到站,下车,左拐,右拐,开门 ,泡澡,电话,带着甜蜜的期待睡去。
〈二〉
一个周六,一个周六,一个周六,从十三路车的窗子,透进来春的妩媚,夏的绚烂,秋的空阔,冬的凄迷。太多的人下了车,却再也没有上来,然而不经意地一瞥,总是能看到他,只是背影。
突然有一次,周六的下午,十三路公交车,固定的位子,却没有固定的那个人,有的只是一瓶绿茶,一份报纸。
开始有点不安,淡淡的,长久以来,似乎已经习惯周六回家时在这辆十三路公交车上看到他,就象以前回家一定要蛮蛮陪着,说不清为什么,很想给自己一个解释,却总是不愿去为难自己的小脑袋。
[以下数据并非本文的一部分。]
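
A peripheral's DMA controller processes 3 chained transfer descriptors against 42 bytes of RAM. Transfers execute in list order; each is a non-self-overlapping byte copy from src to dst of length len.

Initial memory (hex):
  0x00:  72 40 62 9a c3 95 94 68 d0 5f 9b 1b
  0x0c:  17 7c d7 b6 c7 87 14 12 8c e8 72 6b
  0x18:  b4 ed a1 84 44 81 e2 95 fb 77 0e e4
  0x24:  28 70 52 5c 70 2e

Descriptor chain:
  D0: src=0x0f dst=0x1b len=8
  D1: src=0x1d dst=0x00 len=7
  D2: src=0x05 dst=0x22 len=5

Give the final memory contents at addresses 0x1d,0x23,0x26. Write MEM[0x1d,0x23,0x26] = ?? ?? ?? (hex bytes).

  after D0: wrote 8B at 0x1b = b6c78714128ce872
  after D1: wrote 7B at 0x00 = 8714128ce872e4
  after D2: wrote 5B at 0x22 = 72e468d05f
query mem[0x1d]=0x87, mem[0x23]=0xe4, mem[0x26]=0x5f

MEM[0x1d,0x23,0x26] = 87 e4 5f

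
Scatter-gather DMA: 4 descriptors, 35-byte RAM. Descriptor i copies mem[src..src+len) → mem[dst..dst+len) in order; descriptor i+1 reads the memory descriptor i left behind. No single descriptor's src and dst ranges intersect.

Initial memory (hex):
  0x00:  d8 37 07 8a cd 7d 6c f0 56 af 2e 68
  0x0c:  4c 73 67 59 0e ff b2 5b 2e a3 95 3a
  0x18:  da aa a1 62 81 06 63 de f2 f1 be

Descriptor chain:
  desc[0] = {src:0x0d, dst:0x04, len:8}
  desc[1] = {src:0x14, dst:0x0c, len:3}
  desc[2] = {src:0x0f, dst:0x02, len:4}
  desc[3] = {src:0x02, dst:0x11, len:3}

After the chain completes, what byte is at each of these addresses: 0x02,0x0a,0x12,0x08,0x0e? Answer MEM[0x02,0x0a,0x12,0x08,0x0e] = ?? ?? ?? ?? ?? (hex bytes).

MEM[0x02,0x0a,0x12,0x08,0x0e] = 59 5b 0e ff 95

  after D0: wrote 8B at 0x04 = 7367590effb25b2e
  after D1: wrote 3B at 0x0c = 2ea395
  after D2: wrote 4B at 0x02 = 590effb2
  after D3: wrote 3B at 0x11 = 590eff
query mem[0x02]=0x59, mem[0x0a]=0x5b, mem[0x12]=0x0e, mem[0x08]=0xff, mem[0x0e]=0x95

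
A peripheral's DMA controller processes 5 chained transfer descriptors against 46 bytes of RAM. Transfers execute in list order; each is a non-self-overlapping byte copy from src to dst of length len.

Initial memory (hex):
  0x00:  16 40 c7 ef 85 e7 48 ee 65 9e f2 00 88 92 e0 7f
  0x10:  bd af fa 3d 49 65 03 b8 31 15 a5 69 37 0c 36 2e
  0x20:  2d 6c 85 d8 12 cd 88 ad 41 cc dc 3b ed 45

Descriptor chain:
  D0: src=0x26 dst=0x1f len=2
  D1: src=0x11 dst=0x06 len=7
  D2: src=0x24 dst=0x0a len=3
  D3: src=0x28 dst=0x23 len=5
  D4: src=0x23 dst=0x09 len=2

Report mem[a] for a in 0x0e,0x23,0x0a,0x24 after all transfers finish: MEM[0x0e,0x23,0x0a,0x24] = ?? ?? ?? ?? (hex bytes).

D0: mem[0x1f..0x20] <- [88 ad]
D1: mem[0x06..0x0c] <- [af fa 3d 49 65 03 b8]
D2: mem[0x0a..0x0c] <- [12 cd 88]
D3: mem[0x23..0x27] <- [41 cc dc 3b ed]
D4: mem[0x09..0x0a] <- [41 cc]
query mem[0x0e]=0xe0, mem[0x23]=0x41, mem[0x0a]=0xcc, mem[0x24]=0xcc

MEM[0x0e,0x23,0x0a,0x24] = e0 41 cc cc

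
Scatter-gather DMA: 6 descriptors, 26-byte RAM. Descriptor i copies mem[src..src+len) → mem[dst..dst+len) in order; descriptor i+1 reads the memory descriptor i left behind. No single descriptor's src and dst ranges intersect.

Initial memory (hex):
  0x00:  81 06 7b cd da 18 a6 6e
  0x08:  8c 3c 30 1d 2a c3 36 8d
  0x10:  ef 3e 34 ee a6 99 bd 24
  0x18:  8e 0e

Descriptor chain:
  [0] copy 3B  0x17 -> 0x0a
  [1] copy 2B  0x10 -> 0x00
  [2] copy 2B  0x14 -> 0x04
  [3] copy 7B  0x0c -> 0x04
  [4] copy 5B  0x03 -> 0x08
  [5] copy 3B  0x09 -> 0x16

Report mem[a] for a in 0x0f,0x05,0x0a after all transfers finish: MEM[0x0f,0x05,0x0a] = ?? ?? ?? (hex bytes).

[0] 0x17->0x0a len=3 : 24 8e 0e
[1] 0x10->0x00 len=2 : ef 3e
[2] 0x14->0x04 len=2 : a6 99
[3] 0x0c->0x04 len=7 : 0e c3 36 8d ef 3e 34
[4] 0x03->0x08 len=5 : cd 0e c3 36 8d
[5] 0x09->0x16 len=3 : 0e c3 36
query mem[0x0f]=0x8d, mem[0x05]=0xc3, mem[0x0a]=0xc3

MEM[0x0f,0x05,0x0a] = 8d c3 c3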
到站,下车,右拐,左拐,开门,却没有能打开。很郁闷,居然走错了门。右拐,右拐,开门,泡澡,电话却没有响,想哭的感觉。守着电话,看了一夜的电视,始终没有电话打过来。
〈三〉
这个周六的午后,我依旧窝在十三路公交车最后面的位子上,而他,又重新出现在左边靠窗的第七个位子上,一周未见,似乎瘦了。
天空,开始下雨。
窗外下着雨,自己却没有带雨伞,好无助的感觉啊,想起每个雨季都会撑
伞给自己现今却在国外治病的家伙,心里酸酸的,给妈打电话,她老人家却还
在外地出差,开始懊悔,为何不听蛮蛮的话,在挎包里放把伞。
自觉不自觉地打开了录音:
“笨笨,我不在的时间里,你,要懂得照顾自己,挎包里要有把伞,云南白药,创可贴……”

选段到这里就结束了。